Lasting Power of Attorney

None of us want to think about losing our capacity. The sad reality is that loss of capacity can happen to anyone at any time, not just through old age, but through accident and/or illness – often things that are completely out of our control.

We advise all clients to plan now to protect themselves, their family and their assets for the future. It is the norm to have insurance to protect our income or mortgage, a pension and ISA to look after ourselves in retirement, but unfortunately an LPA all too often gets missed off the to-do list!

Why should I consider planning for incapacity?
If you became physically or mentally incapable of dealing with your affairs and making your own decisions, no-one has the automatic right to deal with those matters on your behalf - not even people who we commonly think of as next of kin have any rights over our financial affairs.

This can pose real problems at a time when the smooth running of financial and welfare matters is essential for an incapacitated person’s general wellbeing.

Can I do something about this now?
Yes, and this is indeed the key to successful future planning.

We recommend that whilst you are fit and able to do so, you make a legal document called a ‘Lasting Power of Attorney’ (LPA). In this you appoint one or more persons to assist, support and - if necessary - take over dealing with your affairs and decisions should you lose your capacity to look after things by yourself.

There are two types of LPA; one that relates to all your property and financial matters, and one that covers your personal health and welfare decisions.

If you have a query concerning LPAs, please do not hesitate to contact us for Free First Advice. We also offer a Free Will & LPA Review service to ensure any documents you already have in place are legally accurate.

Lasting Power of Attorney FAQs

  • What happens if I do not have a LPA and lose capacity?

    A donor can only create a LPA when they have capacity.  If the donor lacks capacity then they have to apply to the Court of Protection to look after the property and affairs of the person who has lost capacity (this is called a deputyship). As the donor is not giving his authority to this application (as he lacks capacity), then the process is much more complicated, long winded and expensive.

  • What happens if I do not have a LPA and lose capacity?

    A LPA should be considered just as essential as the importance of making a will.  The useful aspect of an LPA is that once it is in place, it is there for life and can be called upon when needed.  Many people realise the importance of an LPA when it is too late and then have to apply for a deputyship.

  • I have a spouse/ partner – do I need a LPA?

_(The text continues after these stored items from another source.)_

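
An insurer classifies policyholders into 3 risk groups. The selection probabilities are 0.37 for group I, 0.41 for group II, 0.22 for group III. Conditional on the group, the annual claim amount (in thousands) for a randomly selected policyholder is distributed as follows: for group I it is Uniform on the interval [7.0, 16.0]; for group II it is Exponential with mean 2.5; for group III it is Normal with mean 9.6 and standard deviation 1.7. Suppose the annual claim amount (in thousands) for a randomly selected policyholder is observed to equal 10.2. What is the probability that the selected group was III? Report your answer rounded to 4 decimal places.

Likelihoods f(10.2 | ·): I: 0.111111; II: 0.00676299; III: 0.220502.
Posterior ∝ prior × likelihood. Numerator for III: 0.22·0.220502 = 0.0485103.
Normalizing constant: 0.37·0.111111 + 0.41·0.00676299 + 0.22·0.220502 = 0.0923943.
P(III | observation) = 0.0485103 / 0.0923943 = 0.525036.

0.5250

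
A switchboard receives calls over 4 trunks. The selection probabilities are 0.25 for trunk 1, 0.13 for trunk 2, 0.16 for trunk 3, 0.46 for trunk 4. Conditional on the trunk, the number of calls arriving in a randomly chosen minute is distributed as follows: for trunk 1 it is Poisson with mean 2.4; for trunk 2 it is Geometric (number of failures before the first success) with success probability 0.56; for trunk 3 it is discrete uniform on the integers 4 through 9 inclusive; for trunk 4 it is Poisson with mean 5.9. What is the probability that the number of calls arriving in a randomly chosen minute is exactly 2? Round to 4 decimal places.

Conditional on each trunk, P(X = 2): 1: 0.261268; 2: 0.108416; 3: 0; 4: 0.04768.
By total probability, P(X = 2) = 0.25·0.261268 + 0.13·0.108416 + 0.16·0 + 0.46·0.04768 = 0.101344.

0.1013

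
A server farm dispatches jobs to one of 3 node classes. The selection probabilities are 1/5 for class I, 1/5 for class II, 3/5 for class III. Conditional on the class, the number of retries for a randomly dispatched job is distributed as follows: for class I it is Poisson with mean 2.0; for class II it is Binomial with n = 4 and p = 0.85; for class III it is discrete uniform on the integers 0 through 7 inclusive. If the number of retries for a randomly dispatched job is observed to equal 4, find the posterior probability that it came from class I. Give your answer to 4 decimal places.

0.0914

Likelihoods P(X=4 | ·): I: 0.0902235; II: 0.522006; III: 0.125.
Posterior ∝ prior × likelihood. Numerator for I: 0.2·0.0902235 = 0.0180447.
Normalizing constant: 0.2·0.0902235 + 0.2·0.522006 + 0.6·0.125 = 0.197446.
P(I | observation) = 0.0180447 / 0.197446 = 0.0913906.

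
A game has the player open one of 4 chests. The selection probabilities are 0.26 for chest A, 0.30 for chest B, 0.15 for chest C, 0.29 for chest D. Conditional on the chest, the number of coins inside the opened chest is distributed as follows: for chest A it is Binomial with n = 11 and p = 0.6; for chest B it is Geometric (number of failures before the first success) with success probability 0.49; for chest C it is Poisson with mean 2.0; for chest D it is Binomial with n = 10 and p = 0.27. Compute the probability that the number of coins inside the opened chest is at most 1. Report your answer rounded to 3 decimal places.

Conditional on each chest, P(X ≤ 1): A: 0.000734003; B: 0.7399; C: 0.406006; D: 0.20193.
By total probability, P(X ≤ 1) = 0.26·0.000734003 + 0.3·0.7399 + 0.15·0.406006 + 0.29·0.20193 = 0.341621.

0.342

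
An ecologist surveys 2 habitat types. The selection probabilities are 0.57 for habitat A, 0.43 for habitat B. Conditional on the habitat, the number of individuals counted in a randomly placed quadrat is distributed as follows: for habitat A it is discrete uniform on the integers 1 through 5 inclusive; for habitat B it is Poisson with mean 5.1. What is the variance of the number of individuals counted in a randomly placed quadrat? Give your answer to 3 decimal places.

Per component, A: μ=3, E[X²]=11; B: μ=5.1, E[X²]=31.11.
E[X] = 0.57·3 + 0.43·5.1 = 3.903.
E[X²] = 0.57·11 + 0.43·31.11 = 19.6473.
Var(X) = E[X²] − (E[X])² = 19.6473 − 15.2334 = 4.41389.

4.414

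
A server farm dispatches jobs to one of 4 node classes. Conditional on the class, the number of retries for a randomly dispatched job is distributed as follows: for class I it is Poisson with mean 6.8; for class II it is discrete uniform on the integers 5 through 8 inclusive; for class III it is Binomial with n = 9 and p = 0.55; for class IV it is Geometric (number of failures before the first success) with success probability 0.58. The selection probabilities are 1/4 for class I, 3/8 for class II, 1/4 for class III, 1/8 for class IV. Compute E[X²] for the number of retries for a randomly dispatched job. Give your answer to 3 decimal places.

36.477

For each component E[X²] = Var + (mean)², giving I: 53.04; II: 43.5; III: 26.73; IV: 1.77289.
Overall E[X²] = 0.25·53.04 + 0.375·43.5 + 0.25·26.73 + 0.125·1.77289 = 36.4766.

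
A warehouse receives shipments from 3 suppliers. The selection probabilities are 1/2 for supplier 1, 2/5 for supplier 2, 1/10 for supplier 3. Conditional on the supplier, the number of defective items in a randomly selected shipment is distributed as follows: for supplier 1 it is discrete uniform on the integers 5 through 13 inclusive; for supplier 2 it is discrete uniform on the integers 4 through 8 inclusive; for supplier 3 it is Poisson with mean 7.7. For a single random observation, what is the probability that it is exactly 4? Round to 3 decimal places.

Conditional on each supplier, P(X = 4): 1: 0; 2: 0.2; 3: 0.0663261.
By total probability, P(X = 4) = 0.5·0 + 0.4·0.2 + 0.1·0.0663261 = 0.0866326.

0.087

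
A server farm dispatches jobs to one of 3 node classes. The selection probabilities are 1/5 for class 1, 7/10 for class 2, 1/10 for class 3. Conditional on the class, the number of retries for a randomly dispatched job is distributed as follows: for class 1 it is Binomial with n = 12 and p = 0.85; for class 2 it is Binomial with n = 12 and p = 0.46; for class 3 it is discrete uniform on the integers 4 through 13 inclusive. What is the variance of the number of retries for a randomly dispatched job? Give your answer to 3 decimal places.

Per component, 1: μ=10.2, E[X²]=105.57; 2: μ=5.52, E[X²]=33.4512; 3: μ=8.5, E[X²]=80.5.
E[X] = 0.2·10.2 + 0.7·5.52 + 0.1·8.5 = 6.754.
E[X²] = 0.2·105.57 + 0.7·33.4512 + 0.1·80.5 = 52.5798.
Var(X) = E[X²] − (E[X])² = 52.5798 − 45.6165 = 6.96332.

6.963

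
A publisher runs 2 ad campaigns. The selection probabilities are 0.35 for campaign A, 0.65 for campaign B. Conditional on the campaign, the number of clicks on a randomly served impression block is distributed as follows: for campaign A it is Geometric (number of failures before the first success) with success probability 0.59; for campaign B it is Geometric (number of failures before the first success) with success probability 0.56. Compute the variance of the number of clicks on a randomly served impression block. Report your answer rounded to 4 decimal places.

Per component, A: μ=0.694915, E[X²]=1.66073; B: μ=0.785714, E[X²]=2.02041.
E[X] = 0.35·0.694915 + 0.65·0.785714 = 0.753935.
E[X²] = 0.35·1.66073 + 0.65·2.02041 = 1.89452.
Var(X) = E[X²] − (E[X])² = 1.89452 − 0.568417 = 1.3261.

1.3261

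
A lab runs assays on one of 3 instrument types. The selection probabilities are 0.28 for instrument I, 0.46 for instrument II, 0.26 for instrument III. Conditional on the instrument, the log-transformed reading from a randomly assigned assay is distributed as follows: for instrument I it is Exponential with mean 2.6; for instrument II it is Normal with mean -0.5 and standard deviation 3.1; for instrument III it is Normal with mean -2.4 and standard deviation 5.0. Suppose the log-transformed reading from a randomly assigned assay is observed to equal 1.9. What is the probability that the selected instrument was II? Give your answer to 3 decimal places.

Likelihoods f(1.9 | ·): I: 0.185207; II: 0.0953664; III: 0.0551236.
Posterior ∝ prior × likelihood. Numerator for II: 0.46·0.0953664 = 0.0438686.
Normalizing constant: 0.28·0.185207 + 0.46·0.0953664 + 0.26·0.0551236 = 0.110059.
P(II | observation) = 0.0438686 / 0.110059 = 0.398592.

0.399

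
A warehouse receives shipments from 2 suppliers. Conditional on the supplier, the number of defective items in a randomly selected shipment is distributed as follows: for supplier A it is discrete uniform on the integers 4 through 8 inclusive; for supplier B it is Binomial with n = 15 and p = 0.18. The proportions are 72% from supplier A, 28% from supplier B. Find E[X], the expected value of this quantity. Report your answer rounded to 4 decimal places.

Component means — A: 6; B: 2.7.
E[X] = 0.72·6 + 0.28·2.7 = 5.076.

5.0760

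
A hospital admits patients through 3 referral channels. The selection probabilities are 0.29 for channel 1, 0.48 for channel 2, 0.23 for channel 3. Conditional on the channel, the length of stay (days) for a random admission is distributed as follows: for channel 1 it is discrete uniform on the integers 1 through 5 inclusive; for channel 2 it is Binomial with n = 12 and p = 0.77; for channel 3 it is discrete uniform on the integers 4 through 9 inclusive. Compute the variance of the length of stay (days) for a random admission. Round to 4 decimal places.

Per component, 1: μ=3, E[X²]=11; 2: μ=9.24, E[X²]=87.5028; 3: μ=6.5, E[X²]=45.1667.
E[X] = 0.29·3 + 0.48·9.24 + 0.23·6.5 = 6.8002.
E[X²] = 0.29·11 + 0.48·87.5028 + 0.23·45.1667 = 55.5797.
Var(X) = E[X²] − (E[X])² = 55.5797 − 46.2427 = 9.33696.

9.3370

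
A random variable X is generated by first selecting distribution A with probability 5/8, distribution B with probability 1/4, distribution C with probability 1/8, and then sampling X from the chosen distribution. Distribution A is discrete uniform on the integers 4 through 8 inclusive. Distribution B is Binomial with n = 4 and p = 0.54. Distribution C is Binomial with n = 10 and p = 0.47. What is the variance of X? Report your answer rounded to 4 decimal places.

4.4474

Per component, A: μ=6, E[X²]=38; B: μ=2.16, E[X²]=5.6592; C: μ=4.7, E[X²]=24.581.
E[X] = 0.625·6 + 0.25·2.16 + 0.125·4.7 = 4.8775.
E[X²] = 0.625·38 + 0.25·5.6592 + 0.125·24.581 = 28.2374.
Var(X) = E[X²] − (E[X])² = 28.2374 − 23.79 = 4.44742.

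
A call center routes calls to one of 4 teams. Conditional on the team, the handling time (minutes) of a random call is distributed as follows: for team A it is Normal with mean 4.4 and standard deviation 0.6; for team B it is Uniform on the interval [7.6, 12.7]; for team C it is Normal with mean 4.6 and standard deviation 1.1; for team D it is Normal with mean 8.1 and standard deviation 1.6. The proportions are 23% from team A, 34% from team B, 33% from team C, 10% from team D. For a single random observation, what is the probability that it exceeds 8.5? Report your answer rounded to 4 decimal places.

Conditional on each team, P(X > 8.5): A: 4.14824e-12; B: 0.823529; C: 0.000195968; D: 0.401294.
By total probability, P(X > 8.5) = 0.23·4.14824e-12 + 0.34·0.823529 + 0.33·0.000195968 + 0.1·0.401294 = 0.320194.

0.3202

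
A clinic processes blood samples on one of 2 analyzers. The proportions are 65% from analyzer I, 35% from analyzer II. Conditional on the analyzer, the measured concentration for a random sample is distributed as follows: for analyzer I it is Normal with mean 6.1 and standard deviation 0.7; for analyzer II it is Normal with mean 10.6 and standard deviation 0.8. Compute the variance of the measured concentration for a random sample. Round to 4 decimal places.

5.1494

Per component, I: μ=6.1, E[X²]=37.7; II: μ=10.6, E[X²]=113.
E[X] = 0.65·6.1 + 0.35·10.6 = 7.675.
E[X²] = 0.65·37.7 + 0.35·113 = 64.055.
Var(X) = E[X²] − (E[X])² = 64.055 − 58.9056 = 5.14938.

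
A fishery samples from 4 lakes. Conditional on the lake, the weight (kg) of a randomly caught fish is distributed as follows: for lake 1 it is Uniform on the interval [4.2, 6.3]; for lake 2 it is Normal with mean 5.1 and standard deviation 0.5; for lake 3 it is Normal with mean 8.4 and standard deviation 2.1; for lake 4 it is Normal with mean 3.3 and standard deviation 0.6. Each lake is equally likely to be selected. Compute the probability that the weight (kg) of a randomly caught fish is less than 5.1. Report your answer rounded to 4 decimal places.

Conditional on each lake, P(X < 5.1): 1: 0.428571; 2: 0.5; 3: 0.0580416; 4: 0.99865.
By total probability, P(X < 5.1) = 0.25·0.428571 + 0.25·0.5 + 0.25·0.0580416 + 0.25·0.99865 = 0.496316.

0.4963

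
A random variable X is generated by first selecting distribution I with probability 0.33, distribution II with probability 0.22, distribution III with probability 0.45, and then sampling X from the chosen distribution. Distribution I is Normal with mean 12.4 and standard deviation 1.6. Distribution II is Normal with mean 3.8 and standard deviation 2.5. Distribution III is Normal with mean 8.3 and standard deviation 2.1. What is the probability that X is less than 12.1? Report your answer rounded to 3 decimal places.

0.795

Conditional on each component, P(X < 12.1): I: 0.425634; II: 0.99955; III: 0.964815.
By total probability, P(X < 12.1) = 0.33·0.425634 + 0.22·0.99955 + 0.45·0.964815 = 0.794527.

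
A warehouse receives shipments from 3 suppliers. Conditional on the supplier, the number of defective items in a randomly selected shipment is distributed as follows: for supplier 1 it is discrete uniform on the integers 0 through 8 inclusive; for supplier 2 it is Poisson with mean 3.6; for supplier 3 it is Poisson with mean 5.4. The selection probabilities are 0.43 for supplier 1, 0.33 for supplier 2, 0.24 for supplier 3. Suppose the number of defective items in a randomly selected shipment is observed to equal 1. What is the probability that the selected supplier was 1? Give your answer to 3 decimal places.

Likelihoods P(X=1 | ·): 1: 0.111111; 2: 0.0983654; 3: 0.0243895.
Posterior ∝ prior × likelihood. Numerator for 1: 0.43·0.111111 = 0.0477778.
Normalizing constant: 0.43·0.111111 + 0.33·0.0983654 + 0.24·0.0243895 = 0.0860918.
P(1 | observation) = 0.0477778 / 0.0860918 = 0.554963.

0.555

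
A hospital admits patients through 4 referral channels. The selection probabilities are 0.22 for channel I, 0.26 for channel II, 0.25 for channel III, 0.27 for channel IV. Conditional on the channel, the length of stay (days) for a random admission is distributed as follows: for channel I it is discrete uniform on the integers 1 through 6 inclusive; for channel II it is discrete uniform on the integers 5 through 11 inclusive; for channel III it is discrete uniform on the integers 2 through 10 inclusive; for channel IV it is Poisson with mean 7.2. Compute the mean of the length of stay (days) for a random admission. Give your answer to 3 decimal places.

Component means — I: 3.5; II: 8; III: 6; IV: 7.2.
E[X] = 0.22·3.5 + 0.26·8 + 0.25·6 + 0.27·7.2 = 6.294.

6.294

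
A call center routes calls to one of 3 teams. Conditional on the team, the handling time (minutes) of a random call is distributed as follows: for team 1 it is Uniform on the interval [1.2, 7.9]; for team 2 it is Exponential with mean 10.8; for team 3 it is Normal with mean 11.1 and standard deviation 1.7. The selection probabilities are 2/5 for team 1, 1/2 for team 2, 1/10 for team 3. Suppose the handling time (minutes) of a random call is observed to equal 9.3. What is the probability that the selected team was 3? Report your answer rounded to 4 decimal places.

0.4064

Likelihoods f(9.3 | ·): 1: 0; 2: 0.0391382; 3: 0.133973.
Posterior ∝ prior × likelihood. Numerator for 3: 0.1·0.133973 = 0.0133973.
Normalizing constant: 0.4·0 + 0.5·0.0391382 + 0.1·0.133973 = 0.0329663.
P(3 | observation) = 0.0133973 / 0.0329663 = 0.406392.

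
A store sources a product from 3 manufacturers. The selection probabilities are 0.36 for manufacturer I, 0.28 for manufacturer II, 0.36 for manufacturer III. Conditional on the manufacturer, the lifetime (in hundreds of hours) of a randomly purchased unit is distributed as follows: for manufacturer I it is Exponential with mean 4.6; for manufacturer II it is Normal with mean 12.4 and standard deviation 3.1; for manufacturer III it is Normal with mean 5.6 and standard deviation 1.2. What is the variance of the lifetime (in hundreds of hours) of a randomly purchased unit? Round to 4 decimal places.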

    Any assets in your sole name your partner will not be able to have access to, such as ISAs, savings accounts, investments and pensions.  Additionally, the British Banking Association has advised that when one account holder of a joint account loses capacity, the other joint holder may not be able to access the funds without a LPA in place.

  • Can I have a joint LPA with my spouse/ partner?

    All LPAs must be made by individuals, not jointly. However, you could appoint your spouse/partner as one of your attorneys, but there are potential issues if you divorce, or legally separate.

  • What is a certificate provider/ person to be notified?

    A certificate provider is someone who confirms that you have the understanding needed to make a Lasting Power of Attorney.  This can be someone you have known personally for more than two years or an appropriate professional (such as a GP or solicitor specialising in mental capacity work).

    As part of the LPA service, we can act as certificate provider so long as we are not appointed as a professional attorney.

    A person to be notified is someone who receives a form to say you are registering your LPA.  If they have concerns, they can then raise them.  If not, they do not need to take any action.